Die Tour durch Thüringen war durch große Nähe zu den lokal und regional tätigen Wohnungsunternehmen gekennzeichnet. Zunächst informierte sich Axel Gedaschko bei Oberbürgermeister Julian Vornab in Gera über die geplante Übernahme der GWB „Elstertal“ durch die Stadt. Uwe Klinger, der Vorstandsvorsitzende der WBG „Glück Auf“, zeigte ihm ausgewählte Bestände seiner Genossenschaft. In Hermsdorf präsentierten die Vorstände der WGH Hermsdorf, Monika Richter und Steffen Preiß, ein aktuelles Wohnungsbauprojekt. Das vtw-Unternehmen hat aus einem ehemaligen Jugendwohnheim barrierefreien Wohnraum für Senioren und Familien geschaffen. Durch eine Kooperation mit dem Arbeiter-Samariter-Bund wird auch eine betreute Wohngemeinschaft angeboten – ein Novum im ländlichen Raum. In Jena besuchte Axel Gedaschko das neue stationäre Hospiz in Lobeda-Ost, das jenawohnen gemeinsam mit der Hospiz- und Palliativ-Stiftung Jena errichtet hat. Der Neubau, so jenawohnen-Geschäftsführer Tobias Wolfrum, gibt Raum für die Begleitung und Fürsorge von Menschen, die am Ende ihres Lebens stehen.

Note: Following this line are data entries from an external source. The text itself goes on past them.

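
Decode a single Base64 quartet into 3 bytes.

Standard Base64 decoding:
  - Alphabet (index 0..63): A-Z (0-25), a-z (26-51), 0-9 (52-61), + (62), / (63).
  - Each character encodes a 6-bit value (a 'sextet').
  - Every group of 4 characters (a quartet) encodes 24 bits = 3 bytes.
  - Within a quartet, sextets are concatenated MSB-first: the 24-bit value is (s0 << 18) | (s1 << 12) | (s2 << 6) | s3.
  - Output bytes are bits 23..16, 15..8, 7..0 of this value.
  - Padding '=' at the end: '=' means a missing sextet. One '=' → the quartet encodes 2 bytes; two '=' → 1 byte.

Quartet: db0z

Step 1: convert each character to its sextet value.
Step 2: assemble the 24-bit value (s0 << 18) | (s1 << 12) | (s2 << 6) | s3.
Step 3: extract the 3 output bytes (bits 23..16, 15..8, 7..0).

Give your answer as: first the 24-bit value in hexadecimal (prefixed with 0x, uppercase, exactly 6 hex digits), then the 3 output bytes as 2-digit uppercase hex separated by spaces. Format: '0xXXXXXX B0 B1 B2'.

Answer: 0x75BD33 75 BD 33

Derivation:
Sextets: d=29, b=27, 0=52, z=51
24-bit: (29<<18) | (27<<12) | (52<<6) | 51
      = 0x740000 | 0x01B000 | 0x000D00 | 0x000033
      = 0x75BD33
Bytes: (v>>16)&0xFF=75, (v>>8)&0xFF=BD, v&0xFF=33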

An allen vier Stationen würdigte der GdW-Präsident das soziale Engagement der vtw-Unternehmen: „Die Wohnungsunternehmen sind die Kümmerer vor Ort. Sowohl in den wachsenden Städten als auch dort, wo soziale Infrastruktur aufgrund einer abnehmenden Bevölkerungszahl schwindet, bietet die Wohnungswirtschaft ihren Mieterinnen und Mietern qualitätsvolles Wohnen in einem attraktiven und zukunftssicheren Wohnumfeld.“

Der GdW Bundesverband deutscher Wohnungs- und Immobilienunternehmen vertritt als größter deutscher Branchendachverband bundesweit und auf europäischer Ebene rund 3.000 kommunale, genossenschaftliche, kirchliche, privatwirtschaftliche, landes- und bundeseigene Wohnungsunternehmen. Sie bewirtschaften rund sechs Millionen Wohnungen, in denen über 13 Millionen Menschen wohnen. Der GdW repräsentiert damit Wohnungsunternehmen, die fast 30 Prozent aller Mietwohnungen in Deutschland bewirtschaften.

Im Verband Thüringer Wohnungs- und Immobilienwirtschaft e.V. (vtw) haben sich 213 Mitgliedsunternehmen, darunter 175 Wohnungsunternehmen, zusammengeschlossen. Nahezu jeder zweite Mieter in Thüringen wohnt bei einem Mitgliedsunternehmen des vtw. Seit 1990 investierten vtw-Mitglieder fast 13 Milliarden Euro überwiegend in den Wohnungsbestand. Gemeinsam bewirtschaften sie 265.200 Wohnungen und sicherten  im Jahr 2018 mehr als 3.300 Arbeitsplätze.